YG Entertainment headquarters, Mapo-gu, Seoul / Yonhap |
Disgraced former YG Entertainment head Yang Hyun-suk is likely to face more police questioning soon, this time over his alleged illegal gambling overseas, together with Seungri, a former member of the YG act BIGBANG.
The questioning will be the latest chapter in the investigation into multiple allegations involving Yang, Seungri and other stars there, such as prostitution, drug use and pimping.
Yang Hyun-suk / Courtesy of YG Entertainment |
Police are analyzing collected evidence to evaluate suspicions over whether the former YG head gambled abroad for years.
Investigators said they could not reveal specifics of the evidence they have confiscated at this point, but added they collected "all available evidence." Yang's residence was not included in Saturday's search.

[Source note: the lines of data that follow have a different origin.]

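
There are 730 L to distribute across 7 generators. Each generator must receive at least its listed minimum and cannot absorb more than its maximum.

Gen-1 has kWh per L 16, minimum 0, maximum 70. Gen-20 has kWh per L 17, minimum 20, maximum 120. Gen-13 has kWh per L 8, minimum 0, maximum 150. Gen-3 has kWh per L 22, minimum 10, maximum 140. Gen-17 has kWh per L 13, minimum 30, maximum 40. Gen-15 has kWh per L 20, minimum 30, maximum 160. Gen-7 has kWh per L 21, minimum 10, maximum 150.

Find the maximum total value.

Meeting every minimum uses 0+20+0+10+30+30+10 = 100 L, leaving 630.
Highest kWh per L first: Gen-3 22 > Gen-7 21 > Gen-15 20 > Gen-20 17 > Gen-1 16 > Gen-17 13 > Gen-13 8.
Gen-3: +130 to 140 (cap) → 500 left.
Gen-7 takes 140 more to reach its cap of 150 → 360 left.
Gen-15: +130 to 160 (cap) → 230 left.
Give Gen-20 100 more to hit its cap of 120 → 130 left.
Give Gen-1 70 more to hit its cap of 70 → 60 left.
Gen-17: +10 to 40 (cap) → 50 left.
Only 50 left; Gen-13 takes them to reach 50.
Total = 16×70 + 17×120 + 8×50 + 22×140 + 13×40 + 20×160 + 21×150 = 13510.

13510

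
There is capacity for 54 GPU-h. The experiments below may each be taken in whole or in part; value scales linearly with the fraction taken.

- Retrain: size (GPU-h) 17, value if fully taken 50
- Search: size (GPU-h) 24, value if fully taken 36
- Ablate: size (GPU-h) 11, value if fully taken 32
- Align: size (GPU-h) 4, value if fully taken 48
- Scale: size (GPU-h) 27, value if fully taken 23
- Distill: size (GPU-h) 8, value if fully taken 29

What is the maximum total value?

180

Best value per unit of size first: Align 48/4≈12, Distill 29/8≈3.62, Retrain 50/17≈2.94, Ablate 32/11≈2.91, Search 36/24≈1.5, Scale 23/27≈0.852.
Align: take in full, 4 GPU-h for value 48 → 50 left.
Take all of Distill (8 GPU-h, value 29) → 42 GPU-h left.
Take all of Retrain (17 GPU-h, value 50) → 25 GPU-h left.
Ablate: take in full, 11 GPU-h for value 32 → 14 left.
Only 14 GPU-h remain; take 14/24 of Search for value 36×14/24 = 21.
Total value = 180.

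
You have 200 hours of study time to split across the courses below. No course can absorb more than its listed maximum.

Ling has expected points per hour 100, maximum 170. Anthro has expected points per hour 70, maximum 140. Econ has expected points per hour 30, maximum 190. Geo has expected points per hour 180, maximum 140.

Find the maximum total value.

Highest expected points per hour first: Geo 180 > Ling 100 > Anthro 70 > Econ 30.
Geo: +140 to 140 (cap) → 60 left.
Ling has room for 170 but only 60 remain, so it gets 60.
Total = 100×60 + 180×140 = 31200.

31200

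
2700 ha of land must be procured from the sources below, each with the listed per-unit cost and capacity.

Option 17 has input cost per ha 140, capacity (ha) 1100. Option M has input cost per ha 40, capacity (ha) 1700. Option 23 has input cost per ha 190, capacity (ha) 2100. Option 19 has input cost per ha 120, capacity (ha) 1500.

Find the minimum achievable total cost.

Use sources in increasing cost order.
Option M (40): use full 1700 ; 1000 ha to go.
Option 19 (120): take the remaining 1000 ; done.
Option 17, Option 23: unused.
Cost = 1700×40 + 1000×120 = 188000.

188000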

They are also looking into whether Yang dipped into company coffers to fund his million-dollar gambling activities, which could constitute embezzlement, and if he and Seungri violated the Foreign Exchange Transactions Act in doing so.
"We are looking into how Yang scraped together the money he gambled and how the money was able to be taken out of the country without the authorities' knowledge," Park Dong-ju, chief of the intellectual crime investigation division at Seoul Metropolitan Police Agency, told The Korea Times in a phone interview.
After examining the evidence, police will summon both Yang and Seungri for questioning soon.
Earlier this month, local news outlets reported police obtained casino records showing Yang and Seungri losing hundreds of thousands of dollars while gambling at VIP rooms in the MGM hotel casino at Las Vegas. The money they gambled was allegedly channeled out of the country through an illicit cash swap method. The Korea Financial Intelligence Unit (KoFIU), the government anti-money laundering watchdog, also provided the police with transaction records of the domestic and foreign bank accounts of Yang. Suspicions are that he siphoned out around 1.3 billion won ($1.1 million) from the country to gamble.
YG Entertainment could not be reached for comment.
Yang, 49, the founder of YG Entertainment and a former boy band member of the 1990s, resigned in June after being accused of arranging illegal prostitution services for foreign business clients. He was grilled for nine hours at Seoul Metropolitan Police Agency on June 26 as part of this ongoing investigation.
The massive K-pop scandal that broke out with the drug-and-rape allegations at Seungri's Burning Sun nightclub has dealt a long-lasting blow to YG, considered one of the "Big Three" K-pop entertainment firms here alongside SM and JYP. Popular YG-grown K-pop idol groups include BLACKPINK, iKON and WINNER. Psy was also a part of YG Entertainment when he released his 2012 hit "Gangnam Style."
Daesung, another BIGBANG member, came under fire recently for renting out parts of his eight-floor building in southern Seoul to illegal sex businesses.